Trusting what you see and hear: the media's role in covering science accurately
Climate change is 90 per cent likely to have been caused by humans. That was the conclusion of the influential Intergovernmental Panel on Climate Change in 2007.
So how does the BBC as a broadcaster go about reporting this, ensuring that the dominant opinion is reflected, but that an appropriate amount of airtime is given to a minority of dissenting voices?
Of course, science is no stranger to controversial issues like global warming. And as a former print journalist, I know first-hand that these controversies often have a political dimension and can be characterised by entrenched views on both sides. They make great copy.
But the media plays a crucial role in our understanding of science – a subject that can seem daunting to many. The media has a responsibility to the public to report science accurately.
The BBC Trust, the body which is ultimately responsible for ensuring that the BBC's programmes are impartial, and of which I am a member, recently asked eminent scientist Professor Steve Jones to take an independent view of the BBC's science coverage.
He identified a real challenge for broadcasters in accurately reflecting the latest scientific thinking, thanks to the peculiarities of scientific debate. That of keeping pace with the evidence, and in particular in taking care when reporting to distinguish between opinion and well-established fact or consensus.
This doesn't mean that BBC reports will not feature people who do not believe climate change exists. And it is emphatically still the case that the BBC must rigorously scrutinise any issues it reports – after all, scientists can get it wrong.

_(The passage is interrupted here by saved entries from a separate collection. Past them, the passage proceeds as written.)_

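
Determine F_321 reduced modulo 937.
387

Matrix identity: Q^n = [[F_(n+1), F_n], [F_n, F_(n-1)]] with Q = [[1,1],[1,0]].
n = 321 = 101000001₂. Square-and-multiply, entries mod 937:
Q^1 = [[1,1],[1,0]]
Q^2 = (Q^1)² = [[2,1],[1,1]]
Q^5 = (Q^2)²·Q = [[8,5],[5,3]]
Q^10 = (Q^5)² = [[89,55],[55,34]]
Q^20 = (Q^10)² = [[639,206],[206,433]]
Q^40 = (Q^20)² = [[60,637],[637,360]]
Q^80 = (Q^40)² = [[837,495],[495,342]]
Q^160 = (Q^80)² = [[161,791],[791,307]]
Q^321 = (Q^160)²·Q = [[460,387],[387,73]]
F_321 mod 937 = Q^321[0][1] = 387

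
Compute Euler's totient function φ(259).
216

259 = 7 × 37
φ(n) = n × ∏(1 - 1/p) for each prime p dividing n
φ(259) = 259 × (1 - 1/7) × (1 - 1/37) = 216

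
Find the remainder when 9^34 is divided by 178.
139

Repeated squaring. Binary of 34 = 100010.
9^1 ≡ 9 (mod 178); 9^2 ≡ 81 (mod 178); 9^4 ≡ 153 (mod 178); 9^8 ≡ 91 (mod 178); 9^16 ≡ 93 (mod 178); 9^32 ≡ 105 (mod 178)
9^34 = 9^2 × 9^32 ≡ 139 (mod 178)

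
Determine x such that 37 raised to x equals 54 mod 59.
27

Baby-step giant-step with step n = ⌈√59⌉ = 8.
Baby steps 37^j mod 59 (j:value) for j=0..7: 0:1, 1:37, 2:12, 3:31, 4:26, 5:18, 6:17, 7:39.
Giant-step multiplier: 37^(-8) ≡ 37^(58-8) = 37^50 ≡ 35 (mod 59).
Giant steps γ_i = 54·35^i mod 59: γ_0=54, γ_1=2, γ_2=11, γ_3=31 (in table at j=3).
x = i·n + j = 3·8 + 3 = 27.
Check: 37^27 ≡ 54 (mod 59).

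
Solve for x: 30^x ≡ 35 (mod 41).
27

Baby-step giant-step with step n = ⌈√41⌉ = 7.
Baby steps 30^j mod 41 (j:value) for j=0..6: 0:1, 1:30, 2:39, 3:22, 4:4, 5:38, 6:33.
Giant-step multiplier: 30^(-7) ≡ 30^(40-7) = 30^33 ≡ 7 (mod 41).
Giant steps γ_i = 35·7^i mod 41: γ_0=35, γ_1=40, γ_2=34, γ_3=33 (in table at j=6).
x = i·n + j = 3·7 + 6 = 27.
Check: 30^27 ≡ 35 (mod 41).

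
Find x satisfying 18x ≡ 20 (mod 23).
x ≡ 19 (mod 23)

gcd(18, 23) = 1, which divides 20, so solutions exist.
Find 18^(-1) mod 23 by the extended Euclidean algorithm:
23 = 1 × 18 + 5  ⟹  5 = (1)·23 + (-1)·18
18 = 3 × 5 + 3  ⟹  3 = (-3)·23 + (4)·18
5 = 1 × 3 + 2  ⟹  2 = (4)·23 + (-5)·18
3 = 1 × 2 + 1  ⟹  1 = (-7)·23 + (9)·18
So (9)·18 ≡ 1 (mod 23), i.e. 18^(-1) ≡ 9 (mod 23).
x ≡ 9 × 20 = 180 ≡ 19 (mod 23).
Check: 18 × 19 = 342 ≡ 20 (mod 23).
Unique solution: x ≡ 19 (mod 23)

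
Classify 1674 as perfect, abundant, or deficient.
abundant

Proper divisors of 1674: sum = 1 + 2 + 3 + 6 + 9 + 18 + 27 + 31 + 54 + 62 + 93 + 186 + 279 + 558 + 837 = 2166
Since 2166 > 1674, 1674 is abundant.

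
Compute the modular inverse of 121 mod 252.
25

gcd(121, 252) = 1, so the inverse exists.
Extended Euclidean algorithm on (252, 121):
252 = 2 × 121 + 10  ⟹  10 = (1)·252 + (-2)·121
121 = 12 × 10 + 1  ⟹  1 = (-12)·252 + (25)·121
So (25)·121 ≡ 1 (mod 252), i.e. 121^(-1) ≡ 25 (mod 252).
Check: 121 × 25 = 3025 ≡ 1 (mod 252)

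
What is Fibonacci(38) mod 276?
221

Matrix identity: Q^n = [[F_(n+1), F_n], [F_n, F_(n-1)]] with Q = [[1,1],[1,0]].
n = 38 = 100110₂. Square-and-multiply, entries mod 276:
Q^1 = [[1,1],[1,0]]
Q^2 = (Q^1)² = [[2,1],[1,1]]
Q^4 = (Q^2)² = [[5,3],[3,2]]
Q^9 = (Q^4)²·Q = [[55,34],[34,21]]
Q^19 = (Q^9)²·Q = [[141,41],[41,100]]
Q^38 = (Q^19)² = [[34,221],[221,89]]
F_38 mod 276 = Q^38[0][1] = 221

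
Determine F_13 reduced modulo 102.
29

Matrix identity: Q^n = [[F_(n+1), F_n], [F_n, F_(n-1)]] with Q = [[1,1],[1,0]].
n = 13 = 1101₂. Square-and-multiply, entries mod 102:
Q^1 = [[1,1],[1,0]]
Q^3 = (Q^1)²·Q = [[3,2],[2,1]]
Q^6 = (Q^3)² = [[13,8],[8,5]]
Q^13 = (Q^6)²·Q = [[71,29],[29,42]]
F_13 mod 102 = Q^13[0][1] = 29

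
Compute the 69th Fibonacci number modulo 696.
146

Matrix identity: Q^n = [[F_(n+1), F_n], [F_n, F_(n-1)]] with Q = [[1,1],[1,0]].
n = 69 = 1000101₂. Square-and-multiply, entries mod 696:
Q^1 = [[1,1],[1,0]]
Q^2 = (Q^1)² = [[2,1],[1,1]]
Q^4 = (Q^2)² = [[5,3],[3,2]]
Q^8 = (Q^4)² = [[34,21],[21,13]]
Q^17 = (Q^8)²·Q = [[496,205],[205,291]]
Q^34 = (Q^17)² = [[593,559],[559,34]]
Q^69 = (Q^34)²·Q = [[551,146],[146,405]]
F_69 mod 696 = Q^69[0][1] = 146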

But when something moves from opinion to well-established fact, viewers should be aware of this, and the broadcaster must adjust its coverage and its approach to achieving impartiality accordingly. Both facts and opinions have their place in science – indeed any – reporting, but the audience must be clear which is which.
The frontiers of scientific understanding have always been pushed forward by testing a belief to see if it can be proven. In this way, if proven, a belief becomes knowledge: we all accept that the earth is round, even though people once believed it was flat.
A body of evidence – like that assessed by the IPCC report - changes how the BBC's obligation to cover issues with 'due impartiality' is applied.
Otherwise, the debate in the media can lag behind scientific debate. And it is precisely because of the media's impact on what people believe, that it is imperative to make sure reports are accurate and impartial.
The BBC is aware of this, and my own committee has dismissed complaints about the BBC's coverage of climate change on the basis of the way impartiality is applied where there is a compelling body of evidence on a controversial scientific issue.
Despite this, Prof. Jones found that in some instances the 'presentational style of coverage has continued to suggest that a real scientific disagreement was present long after a consensus had been reached'. In other words, the BBC was, on occasion, still covering climate change as if the core of the debate is about whether it exists, not how to cope with it.
But even though climate change is the subject of intense interest in some quarters, the BBC must take the same approach with other issues. There is a similar consensus about the efficacy of homeopathy, which the majority of scientists believe only has a placebo effect. And we've seen the body of evidence which now supports the safety of the MMR vaccine, meaning that those voicing doubts about it are in a minority and against the weight of scientific evidence.
For the average man or woman on the street, their only exposure to science since their school years comes from a television or a newspaper. The public need to be able to trust what they see and hear about scientific issues, and find a way to navigate often complex and conflicting debates.
And it's not just about the BBC. Broadcasters and the science industry have a responsibility to work together in the interests of accurate and impartial reporting of science in order to retain the trust of the audience.
From the broadcaster's perspective, accurately and impartially reflecting the nature and progress of scientific debate while making output accessible and appealing to audiences is a difficult balancing act. And audiences have very high expectations of the BBC.
The challenge for the BBC's programme makers is to absorb the lessons of Professor Jones' report, while continuing to deliver fantastic programming like The Ascent of Man, Life on Earth and long running strands such as Tomorrow's World, QED and Horizon, through to daily news bulletins and the very recent Bang Goes the Theory and Human Planet.